Research
Our Research
What is the cis-regulatory code?
(Khyati embryo image) Developing embryos need to regulate genes at the right time and place to form the intricate structures of the body plan. These gene cis-regulatory instructions are encoded in DNA sequences called enhancers. They can be measured by a variety of assays, yet we cannot identify their function from sequence alone. Decades of research have focused on understanding the mechanisms by which transcription factors read out cis-regulatory sequences and regulate gene transcription, but this knowledge is insufficient to make accurate predictions about when and where cis-regulatory sequences instruct gene regulation in the embryo. If we could decipher the cis-regulatory code, this would unlock an enormous amount of information encoded in the human genome, much of which influences our disease disposition and response to treatments.
Our approach
(BPNet overview figure). We have shown that neural networks trained on high-resolution transcription factor binding data make highly accurate predictions and learn cis-regulatory rules consistent with mechanistic studies. At the same time, they also reveal novel unexpected patterns that can be experimentally validated and inform models of gene regulation. We are expanding this approach to many cell types and genomic assays, including chromatin accessibility, nucleosome occupancy, histone modifications, 3D chromatin organization, RNA polymerase II initiation and pausing, and nascent transcripts. The goal is to learn the sequence rules that drive each gene regulatory process such that we can eventually build models that read the entire cis-regulatory code for many cell types.

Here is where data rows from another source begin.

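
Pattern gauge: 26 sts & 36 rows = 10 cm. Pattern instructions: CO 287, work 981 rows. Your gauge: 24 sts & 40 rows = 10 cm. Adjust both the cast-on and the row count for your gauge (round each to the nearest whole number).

Cast on 265 stitches; work 1090 rows.

Stitches: 287 × 24/26 = 264.92 → 265.
Rows: 981 × 40/36 = 1090.00 → 1090.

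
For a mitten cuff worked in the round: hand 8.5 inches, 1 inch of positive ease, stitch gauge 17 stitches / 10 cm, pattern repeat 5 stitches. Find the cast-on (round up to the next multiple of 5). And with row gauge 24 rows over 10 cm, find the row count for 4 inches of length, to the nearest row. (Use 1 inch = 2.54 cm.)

Cast on 45 stitches; work 24 rows.

Finished = 8.5 + 1 = 9.5 inches.
9.5 inches × 2.54 = 24.13 cm.
17/10 = 1.7 sts per cm; 24.13 × 1.7 = 41.02 sts.
Next multiple of 5 → 45.
4 inches = 10.16 cm; × 2.4 = 24.38 → 24 rows.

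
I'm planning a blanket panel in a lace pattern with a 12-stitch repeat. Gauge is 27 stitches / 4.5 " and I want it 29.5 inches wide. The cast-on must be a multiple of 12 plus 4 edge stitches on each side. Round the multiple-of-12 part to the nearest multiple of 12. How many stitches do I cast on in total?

176 stitches.

27 / 4.5 = 6 sts per inch.
29.5 × 6 = 177.00 sts.
Less 8 edge sts → 169.00 for the repeat.
Nearest multiple of 12: 168.
Add back 8 edge sts → 176.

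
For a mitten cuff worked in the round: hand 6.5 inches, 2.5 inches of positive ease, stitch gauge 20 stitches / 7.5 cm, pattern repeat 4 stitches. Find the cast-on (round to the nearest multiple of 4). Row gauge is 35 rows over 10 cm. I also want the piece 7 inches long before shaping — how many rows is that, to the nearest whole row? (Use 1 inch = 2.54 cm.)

Finished = 6.5 + 2.5 = 9 inches.
9 inches × 2.54 = 22.86 cm.
20/7.5 = 2.667 sts per cm; 22.86 × 2.667 = 60.96 sts.
Nearest multiple of 4 → 60.
7 inches = 17.78 cm; × 3.5 = 62.23 → 62 rows.

Cast on 60 stitches; work 62 rows.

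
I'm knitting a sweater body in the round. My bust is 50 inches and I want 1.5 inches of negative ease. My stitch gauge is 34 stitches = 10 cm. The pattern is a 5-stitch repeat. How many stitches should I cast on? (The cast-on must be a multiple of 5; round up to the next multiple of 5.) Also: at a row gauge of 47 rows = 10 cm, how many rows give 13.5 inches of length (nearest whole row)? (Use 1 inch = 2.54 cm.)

Finished = 50 − 1.5 = 48.5 inches.
48.5 inches × 2.54 = 123.19 cm.
34/10 = 3.4 sts per cm; 123.19 × 3.4 = 418.85 sts.
Next multiple of 5 → 420.
13.5 inches = 34.29 cm; × 4.7 = 161.16 → 161 rows.

Cast on 420 stitches; work 161 rows.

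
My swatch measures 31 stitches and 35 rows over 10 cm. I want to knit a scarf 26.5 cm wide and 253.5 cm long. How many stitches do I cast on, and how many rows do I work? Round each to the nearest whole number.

Stitch gauge = 31/10 = 3.1 sts/cm; 26.5 × 3.1 = 82.15 → 82 sts.
Row gauge = 35/10 = 3.5 rows/cm; 253.5 × 3.5 = 887.25 → 887 rows.

Cast on 82 stitches and work 887 rows.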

How do transcription factors bind cooperatively to DNA?
(Charles MD image) Our models suggest that transcription factors have two modes of cooperativity, one through strictly spaced motifs and one through motifs with soft syntax within nucleosome distance. To further understand these mechanisms, we combine the results from our neural network model with MD simulations and in vivo CRISPR experiments.

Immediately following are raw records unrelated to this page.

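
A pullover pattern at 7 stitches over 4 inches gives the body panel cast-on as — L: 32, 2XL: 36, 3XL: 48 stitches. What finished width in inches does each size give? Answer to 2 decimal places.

L 18.29 inches; 2XL 20.57 inches; 3XL 27.43 inches.

7/4 = 1.75 sts per in.
L: 32 / 1.75 = 18.286 → 18.29 in.
2XL: 36 / 1.75 = 20.571 → 20.57 in.
3XL: 48 / 1.75 = 27.429 → 27.43 in.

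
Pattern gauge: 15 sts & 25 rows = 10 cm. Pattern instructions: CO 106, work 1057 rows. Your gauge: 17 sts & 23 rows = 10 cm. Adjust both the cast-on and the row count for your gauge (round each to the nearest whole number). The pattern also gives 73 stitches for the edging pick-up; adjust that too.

Stitches: 106 × 17/15 = 120.13 → 120.
Rows: 1057 × 23/25 = 972.44 → 972.
edging pick-up: 73 × 17/15 = 82.73 → 83.

Cast on 120 stitches; work 972 rows; edging pick-up 83 stitches.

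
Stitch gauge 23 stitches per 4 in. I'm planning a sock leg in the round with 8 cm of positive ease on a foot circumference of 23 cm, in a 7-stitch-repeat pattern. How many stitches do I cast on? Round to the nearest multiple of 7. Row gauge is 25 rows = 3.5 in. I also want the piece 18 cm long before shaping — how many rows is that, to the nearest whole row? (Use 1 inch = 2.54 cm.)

Cast on 70 stitches; work 51 rows.

Finished = 23 + 8 = 31 cm.
31 cm × 1/2.54 = 12.20 inches.
23/4 = 5.75 sts per in; 12.20 × 5.75 = 70.18 sts.
Nearest multiple of 7 → 70.
18 cm = 7.09 inches; × 7.143 = 50.62 → 51 rows.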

How do transcription factors overcome the nucleosome barrier and make DNA accessible in chromatin?
(Kalean embryo image) Our models suggest transcription factors pioneer chromatin proportional to motif affinity and in many cases act on nucleosomes cooperatively. We are currently investigating thermodynamic models for this type of cooperativity, how it affects transcription factor binding and how it might change the properties of enhancers.
How do nucleosomes contribute to the cis-regulatory code?
(Charles image) We have created novel neural network models that predict the genome-wide occupancy of nucleosomes without the experimental bias imparted by MNase. Leveraging these models, we study the motifs that position or deplete nucleosomes and how they affect gene regulation. We also investigate how sequences not corresponding to transcription factor motifs might influence gene regulatory processes.
How do transcription factors mediate gene activation?
We take a variety of approaches to fill the remaining gaps in how the right combination of transcription factors form active enhancers, which induce nearby promoters to transcribe a gene. This includes interpreting models of histone modifications and enhancer RNA found at active enhancers, and analyzing high-resolution data of RNA polymerase II initiation and pausing.
How do we adopt and develop genomics technology that best informs the cis-regulatory code across many cell types?
We have previously developed ChIP-nexus technology to map transcription factors at the highest possible resolution in vivo. We are currently expanding our capabilities for single-cell and single-molecule approaches.
Explore the Lab
Check out the videos below to learn more about our work.
Let’s take a #LookInTheLab! What does the Zeitlinger Lab study? Kaelan Brennan, a Stowers Graduate School predoc in the lab, explains their work on gene regulation using multiple systems.
The cis-regulatory code that instructs gene regulation, also known as the genome’s second code, is a fundamentally unresolved problem. It is estimated that over 80% of disease-causing mutations in the human genome are found in cis-regulatory regions, but since we cannot read the code, we cannot predict which genetic variants disrupt gene regulation. Recent progress in using neural networks for learning DNA sequence has however provided proof-of-principle that this complex cis-regulatory code can be learned. This new approach is fundamentally different from traditional methods in that it is an inverted learning paradigm.
With artificial intelligence (AI) poised to greatly accelerate the pace for novel discoveries in foundational biological research, the Stowers Institute launched the Office of Scientific Leadership AI Initiative, a new program designed to advance capabilities in machine learning and AI for addressing critical biological questions. Investigator Julia Zeitlinger, Ph.D., has been appointed to lead this effort and leverage cutting-edge computational techniques to accelerate scientific discoveries and drive innovation in biological research.